Pénurie Manque de compétences…
Pour sa part, Moez Joudi, expert en économie, souligne que les entreprises tunisiennes ont des besoins de recrutement de compétences dont les profils deviennent rares. ” Il y a, pour ne citer que cela, une vraie pénurie d’informaticiens en Tunisie. Nous avons de grandes compétences ainsi que des institutions de formation et d’enseignement, l’Ecole nationale des sciences de l’informatique (ENSI), entre autres, dont les étudiants reçoivent des offres de recrutement de la part des grandes institutions françaises dès la deuxième et la troisième année de leur parcours universitaire avec des salaries de 3 000, 3 500 euros”.
L’expert ajoute que les profils ciblés ne se limitent plus aux médecins, personnel hospitalier, auxiliaires, ingénieurs, mais que cela s’étend également aux cadres intermédiaires (middle management) dénichés dans les entreprises et les groupes tunisiens. D’où le manque observé au niveau de ces fonctions vitales.
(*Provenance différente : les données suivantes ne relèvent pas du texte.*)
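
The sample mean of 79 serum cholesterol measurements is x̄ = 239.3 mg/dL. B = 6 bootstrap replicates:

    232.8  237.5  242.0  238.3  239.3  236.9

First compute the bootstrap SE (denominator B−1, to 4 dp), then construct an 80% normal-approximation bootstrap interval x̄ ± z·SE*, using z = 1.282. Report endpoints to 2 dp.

(235.41, 243.19)

Mean of replicates = 237.8000; sum of squared deviations = 46.0400; SE* = √(46.0400/5) = 3.0345
Margin = 1.282 × 3.0345 = 3.890
Interval: 239.3 ± 3.890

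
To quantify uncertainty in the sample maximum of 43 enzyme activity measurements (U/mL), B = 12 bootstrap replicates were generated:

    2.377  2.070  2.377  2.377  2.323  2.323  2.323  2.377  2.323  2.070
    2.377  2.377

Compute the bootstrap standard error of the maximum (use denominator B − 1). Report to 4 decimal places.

SE* = 0.1139

Bootstrap SE is the standard deviation of the 12 replicate maximums.
Mean of replicates: (2.377 + 2.070 + 2.377 + 2.377 + 2.323 + 2.323 + 2.323 + 2.377 + 2.323 + 2.070 + 2.377 + 2.377) / 12 = 27.69400 / 12 = 2.30783
Sum of squared deviations: (+0.06917)² + (−0.23783)² + (+0.06917)² + (+0.06917)² + (+0.01517)² + (+0.01517)² + (+0.01517)² + (+0.06917)² + (+0.01517)² + (−0.23783)² + (+0.06917)² + (+0.06917)² = 0.14275
Variance = 0.14275 / 11 = 0.01298
SE* = √0.01298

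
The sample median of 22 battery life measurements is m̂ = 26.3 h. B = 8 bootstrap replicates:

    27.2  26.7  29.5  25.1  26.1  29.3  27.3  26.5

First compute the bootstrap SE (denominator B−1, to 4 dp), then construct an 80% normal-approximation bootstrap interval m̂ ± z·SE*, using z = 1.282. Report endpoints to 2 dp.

(24.36, 28.24)

Mean of replicates = 27.2125; sum of squared deviations = 16.0687; SE* = √(16.0687/7) = 1.5151
Margin = 1.282 × 1.5151 = 1.942
Interval: 26.3 ± 1.942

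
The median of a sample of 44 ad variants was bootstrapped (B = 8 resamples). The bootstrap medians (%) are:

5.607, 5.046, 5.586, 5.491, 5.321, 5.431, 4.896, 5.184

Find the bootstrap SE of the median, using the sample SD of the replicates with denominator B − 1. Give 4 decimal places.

SE* = 0.2586

Bootstrap SE is the standard deviation of the 8 replicate medians.
Mean of replicates: (5.607 + 5.046 + 5.586 + 5.491 + 5.321 + 5.431 + 4.896 + 5.184) / 8 = 42.56200 / 8 = 5.32025
Sum of squared deviations: (+0.28675)² + (−0.27425)² + (+0.26575)² + (+0.17075)² + (+0.00075)² + (+0.11075)² + (−0.42425)² + (−0.13625)² = 0.46804
Variance = 0.46804 / 7 = 0.06686
SE* = √0.06686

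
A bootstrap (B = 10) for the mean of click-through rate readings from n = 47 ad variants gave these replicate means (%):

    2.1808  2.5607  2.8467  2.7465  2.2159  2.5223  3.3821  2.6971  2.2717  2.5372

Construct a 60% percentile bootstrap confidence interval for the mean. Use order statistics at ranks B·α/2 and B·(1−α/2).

(2.2159, 2.7465)

Sorted replicates: 2.1808, 2.2159, 2.2717, 2.5223, 2.5372, 2.5607, 2.6971, 2.7465, 2.8467, 3.3821
α = 0.40; lower rank = 10 × 0.200 = 2; upper rank = 10 × 0.800 = 8.
The 2nd smallest replicate is 2.2159; the 8th is 2.7465.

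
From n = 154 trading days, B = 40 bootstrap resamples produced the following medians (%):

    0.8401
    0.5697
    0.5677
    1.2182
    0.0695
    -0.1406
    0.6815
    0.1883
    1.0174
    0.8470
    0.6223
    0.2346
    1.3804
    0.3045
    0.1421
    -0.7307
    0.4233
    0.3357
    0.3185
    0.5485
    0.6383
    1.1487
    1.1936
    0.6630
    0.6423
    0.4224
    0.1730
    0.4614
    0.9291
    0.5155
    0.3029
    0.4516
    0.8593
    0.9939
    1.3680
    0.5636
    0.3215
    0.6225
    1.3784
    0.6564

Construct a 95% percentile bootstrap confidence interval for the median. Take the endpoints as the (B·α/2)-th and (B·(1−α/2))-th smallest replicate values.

Sorted replicates: -0.7307, -0.1406, 0.0695, 0.1421, 0.1730, 0.1883, 0.2346, 0.3029, 0.3045, 0.3185, 0.3215, 0.3357, 0.4224, 0.4233, 0.4516, 0.4614, 0.5155, 0.5485, 0.5636, 0.5677, 0.5697, 0.6223, 0.6225, 0.6383, 0.6423, 0.6564, 0.6630, 0.6815, 0.8401, 0.8470, 0.8593, 0.9291, 0.9939, 1.0174, 1.1487, 1.1936, 1.2182, 1.3680, 1.3784, 1.3804
α = 0.05; lower rank = 40 × 0.025 = 1; upper rank = 40 × 0.975 = 39.
The 1st smallest replicate is -0.7307; the 39th is 1.3784.

(-0.7307, 1.3784)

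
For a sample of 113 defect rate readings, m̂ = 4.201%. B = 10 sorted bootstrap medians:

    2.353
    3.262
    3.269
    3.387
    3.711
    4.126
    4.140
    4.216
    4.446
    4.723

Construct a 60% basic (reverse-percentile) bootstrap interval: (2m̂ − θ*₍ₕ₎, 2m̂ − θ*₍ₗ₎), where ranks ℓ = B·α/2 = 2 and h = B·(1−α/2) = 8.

Percentile endpoints at ranks 2 and 8: θ*₍2₎ = 3.262, θ*₍8₎ = 4.216.
Basic interval reflects these around m̂:
  lower = 2 × 4.201 − 4.216 = 4.186
  upper = 2 × 4.201 − 3.262 = 5.140

(4.186, 5.140)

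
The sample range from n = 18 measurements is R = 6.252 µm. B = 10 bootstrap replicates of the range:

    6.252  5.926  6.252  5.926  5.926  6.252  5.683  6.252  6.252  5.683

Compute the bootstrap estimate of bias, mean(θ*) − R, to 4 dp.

bias = −0.2116

mean(θ*) = (6.252 + 5.926 + 6.252 + 5.926 + 5.926 + 6.252 + 5.683 + 6.252 + 6.252 + 5.683) / 10 = 6.04040
bias = 6.04040 − 6.252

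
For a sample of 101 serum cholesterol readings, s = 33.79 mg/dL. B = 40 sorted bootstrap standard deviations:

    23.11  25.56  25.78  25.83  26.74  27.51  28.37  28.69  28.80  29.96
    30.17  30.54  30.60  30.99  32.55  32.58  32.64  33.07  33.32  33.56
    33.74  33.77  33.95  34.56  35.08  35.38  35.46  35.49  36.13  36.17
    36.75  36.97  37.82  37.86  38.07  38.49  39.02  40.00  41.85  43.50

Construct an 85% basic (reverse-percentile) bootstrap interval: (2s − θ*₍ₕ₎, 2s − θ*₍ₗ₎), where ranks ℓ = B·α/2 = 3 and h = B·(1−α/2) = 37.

(28.56, 41.80)

Percentile endpoints at ranks 3 and 37: θ*₍3₎ = 25.78, θ*₍37₎ = 39.02.
Basic interval reflects these around s:
  lower = 2 × 33.79 − 39.02 = 28.56
  upper = 2 × 33.79 − 25.78 = 41.80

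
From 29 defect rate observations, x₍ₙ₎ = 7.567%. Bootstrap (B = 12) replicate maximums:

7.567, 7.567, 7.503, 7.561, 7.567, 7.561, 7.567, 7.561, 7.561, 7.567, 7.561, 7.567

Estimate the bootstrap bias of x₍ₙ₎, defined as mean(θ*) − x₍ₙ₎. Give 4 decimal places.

bias = −0.0078

mean(θ*) = (7.567 + 7.567 + 7.503 + 7.561 + 7.567 + 7.561 + 7.567 + 7.561 + 7.561 + 7.567 + 7.561 + 7.567) / 12 = 7.55917
bias = 7.55917 − 7.567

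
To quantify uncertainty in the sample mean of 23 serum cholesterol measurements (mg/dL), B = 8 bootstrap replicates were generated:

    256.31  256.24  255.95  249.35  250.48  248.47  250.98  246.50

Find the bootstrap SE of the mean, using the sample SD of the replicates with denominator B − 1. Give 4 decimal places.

Bootstrap SE is the standard deviation of the 8 replicate means.
Mean of replicates: (256.31 + 256.24 + 255.95 + 249.35 + 250.48 + 248.47 + 250.98 + 246.50) / 8 = 2014.28000 / 8 = 251.78500
Sum of squared deviations: (+4.52500)² + (+4.45500)² + (+4.16500)² + (−2.43500)² + (−1.30500)² + (−3.31500)² + (−0.80500)² + (−5.28500)² = 104.87060
Variance = 104.87060 / 7 = 14.98151
SE* = √14.98151

SE* = 3.8706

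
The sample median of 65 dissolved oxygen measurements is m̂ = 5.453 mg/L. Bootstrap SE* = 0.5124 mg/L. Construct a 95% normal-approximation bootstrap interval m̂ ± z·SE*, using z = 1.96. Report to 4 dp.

(4.4487, 6.4573)

Margin = 1.96 × 0.5124 = 1.00430
Interval: 5.453 ± 1.00430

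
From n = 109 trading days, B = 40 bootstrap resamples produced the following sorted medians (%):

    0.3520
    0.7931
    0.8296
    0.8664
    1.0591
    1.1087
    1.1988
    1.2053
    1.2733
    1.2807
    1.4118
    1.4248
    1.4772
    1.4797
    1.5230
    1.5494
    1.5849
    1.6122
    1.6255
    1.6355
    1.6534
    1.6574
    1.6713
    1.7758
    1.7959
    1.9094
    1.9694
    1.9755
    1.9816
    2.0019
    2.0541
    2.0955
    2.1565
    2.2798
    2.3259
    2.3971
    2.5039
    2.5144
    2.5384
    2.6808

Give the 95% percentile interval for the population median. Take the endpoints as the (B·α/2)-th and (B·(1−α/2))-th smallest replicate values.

(0.3520, 2.5384)

α = 0.05; lower rank = 40 × 0.025 = 1; upper rank = 40 × 0.975 = 39.
The 1st smallest replicate is 0.3520; the 39th is 2.5384.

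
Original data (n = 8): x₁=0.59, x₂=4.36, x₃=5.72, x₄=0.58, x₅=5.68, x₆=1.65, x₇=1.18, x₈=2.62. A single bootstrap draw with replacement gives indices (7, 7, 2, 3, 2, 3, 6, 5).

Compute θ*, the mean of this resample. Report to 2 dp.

θ* = 3.73

Resample values: 1.18, 1.18, 4.36, 5.72, 4.36, 5.72, 1.65, 5.68.
Mean = (1.18 + 1.18 + 4.36 + 5.72 + 4.36 + 5.72 + 1.65 + 5.68) / 8 = 29.850 / 8 = 3.73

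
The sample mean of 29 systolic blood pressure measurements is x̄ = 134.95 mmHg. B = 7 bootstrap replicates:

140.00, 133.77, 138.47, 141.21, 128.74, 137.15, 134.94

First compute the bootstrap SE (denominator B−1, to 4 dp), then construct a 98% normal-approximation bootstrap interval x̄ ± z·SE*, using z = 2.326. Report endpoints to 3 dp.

Mean of replicates = 136.3257; sum of squared deviations = 108.6290; SE* = √(108.6290/6) = 4.2550
Margin = 2.326 × 4.2550 = 9.8971
Interval: 134.95 ± 9.8971

(125.053, 144.847)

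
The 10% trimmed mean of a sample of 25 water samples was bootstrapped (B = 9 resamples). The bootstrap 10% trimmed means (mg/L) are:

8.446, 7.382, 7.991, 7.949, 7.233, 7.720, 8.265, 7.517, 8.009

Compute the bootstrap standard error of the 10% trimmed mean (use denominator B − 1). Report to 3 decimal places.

SE* = 0.404

Bootstrap SE is the standard deviation of the 9 replicate 10% trimmed means.
Mean of replicates: (8.446 + 7.382 + 7.991 + 7.949 + 7.233 + 7.720 + 8.265 + 7.517 + 8.009) / 9 = 70.5120 / 9 = 7.8347
Sum of squared deviations: (+0.6113)² + (−0.4527)² + (+0.1563)² + (+0.1143)² + (−0.6017)² + (−0.1147)² + (+0.4303)² + (−0.3177)² + (+0.1743)² = 1.3078
Variance = 1.3078 / 8 = 0.1635
SE* = √0.1635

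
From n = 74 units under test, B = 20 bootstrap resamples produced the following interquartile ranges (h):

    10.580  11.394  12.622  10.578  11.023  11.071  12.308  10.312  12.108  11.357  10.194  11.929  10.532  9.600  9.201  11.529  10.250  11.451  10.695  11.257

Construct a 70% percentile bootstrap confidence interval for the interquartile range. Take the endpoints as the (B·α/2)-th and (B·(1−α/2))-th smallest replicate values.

(10.194, 11.929)

Sorted replicates: 9.201, 9.600, 10.194, 10.250, 10.312, 10.532, 10.578, 10.580, 10.695, 11.023, 11.071, 11.257, 11.357, 11.394, 11.451, 11.529, 11.929, 12.108, 12.308, 12.622
α = 0.30; lower rank = 20 × 0.150 = 3; upper rank = 20 × 0.850 = 17.
The 3rd smallest replicate is 10.194; the 17th is 11.929.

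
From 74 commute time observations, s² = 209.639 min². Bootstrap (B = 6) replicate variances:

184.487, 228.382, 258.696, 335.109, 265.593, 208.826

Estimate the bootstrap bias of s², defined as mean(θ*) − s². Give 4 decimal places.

mean(θ*) = (184.487 + 228.382 + 258.696 + 335.109 + 265.593 + 208.826) / 6 = 246.84883
bias = 246.84883 − 209.639

bias = +37.2098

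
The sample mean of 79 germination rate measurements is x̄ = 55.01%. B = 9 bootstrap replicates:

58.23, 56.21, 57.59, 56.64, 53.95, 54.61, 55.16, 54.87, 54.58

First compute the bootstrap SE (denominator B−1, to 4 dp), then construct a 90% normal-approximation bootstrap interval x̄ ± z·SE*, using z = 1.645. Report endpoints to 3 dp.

(52.572, 57.448)

Mean of replicates = 55.7600; sum of squared deviations = 17.5698; SE* = √(17.5698/8) = 1.4820
Margin = 1.645 × 1.4820 = 2.4379
Interval: 55.01 ± 2.4379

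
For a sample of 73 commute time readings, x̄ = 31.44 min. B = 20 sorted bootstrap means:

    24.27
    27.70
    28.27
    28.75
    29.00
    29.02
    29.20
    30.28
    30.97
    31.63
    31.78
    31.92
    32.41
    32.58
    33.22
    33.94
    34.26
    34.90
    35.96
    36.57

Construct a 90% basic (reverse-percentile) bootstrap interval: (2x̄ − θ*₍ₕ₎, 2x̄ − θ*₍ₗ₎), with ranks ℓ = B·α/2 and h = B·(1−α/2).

Percentile endpoints at ranks 1 and 19: θ*₍1₎ = 24.27, θ*₍19₎ = 35.96.
Basic interval reflects these around x̄:
  lower = 2 × 31.44 − 35.96 = 26.92
  upper = 2 × 31.44 − 24.27 = 38.61

(26.92, 38.61)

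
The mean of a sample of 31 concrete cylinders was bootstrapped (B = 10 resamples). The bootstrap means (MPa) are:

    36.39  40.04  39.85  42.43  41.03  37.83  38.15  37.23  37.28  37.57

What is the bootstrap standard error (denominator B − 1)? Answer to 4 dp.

SE* = 1.9507

Bootstrap SE is the standard deviation of the 10 replicate means.
Mean of replicates: (36.39 + 40.04 + 39.85 + 42.43 + 41.03 + 37.83 + 38.15 + 37.23 + 37.28 + 37.57) / 10 = 387.80000 / 10 = 38.78000
Sum of squared deviations: (−2.39000)² + (+1.26000)² + (+1.07000)² + (+3.65000)² + (+2.25000)² + (−0.95000)² + (−0.63000)² + (−1.55000)² + (−1.50000)² + (−1.21000)² = 34.24560
Variance = 34.24560 / 9 = 3.80507
SE* = √3.80507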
Il s’agit de contrôleurs de gestion, d’auditeurs internes, des profils dont des entreprises tunisiennes mettent en moyenne 8 a 9 mois de recherche pour les trouver.
A ce propos, Samar Louati, présidente de l’ATUGE, explique que “la guerre des talents est devenue une guerre globale où même les plus grandes multinationales peinent à garder leurs éléments les plus brillants. Les Etats et entreprises décuplent d’effort pour attirer les meilleures compétences”.
Alors, il serait utopique de penser que l’Etat tunisien a les moyens de retenir les compétences dont il a besoin. Il y a certains programmes qui ont été mis en place en coopération avec de grands bailleurs de fonds internationaux dont la Banque mondiale pour mieux rémunérer certaines de nos compétences qui se mettent au service de l’Etat, mais ceci reste anecdotique, ajoute-t-elle.
Eradiquer les raisons de la fuite
Pour assurer un vrai rééquilibrage entre le droit présumé de l’Etat de garder ses compétences et celui de ces vocations à la mobilité professionnelle, ” il est primordial de s’attaquer aux raisons de fond qui suscitent la fuite, à commencer par la corruption et la bureaucratie. “Dans ce sens, l’exemple rwandais est bon à suivre”, considère Louati.
La présidente de l’ATUGE précise qu’il y a besoin de créer des ponts entre les Tunisiens à l’étranger et les Tunisiens en Tunisie, “dans le but de rendre la circulation des compétences plus fluide dans les deux sens, plus d’échanges, plus d’aller-retour entre pays d’origine et pays d’accueil permettront davantage de co-localisations d’entreprises qui draineront impérativement une nouvelle dynamique économique”.
Pour atténuer l’impact de la fuite des cerveaux au niveau du milieu universitaire, le directeur de l’Enseignement supérieur préconise, pour sa part, de porter modification de la loi régissant l’ouverture de l’Université sur son environnement, afin de permettre aux universitaires de faire bénéficier l’entreprise de leur expertise dans le cadre d’une intervention ponctuelle. Il s’agirait d'”une relation gagnant-gagnant, dit Ben Amara.
Les experts recommandent, également, la mise en place de réseaux de connaissances dont le but est de connecter les membres de la diaspora entre eux et avec leur pays d’origine pour des échanges de capacités et de connaissances, ou encore penser à des formules par le bais desquelles, les compétences tunisiennes devraient être capables d’effectuer de brefs retours dans leurs pays pour des consultations dans le cadre de projets de développement et de collaborations avec les universités locales.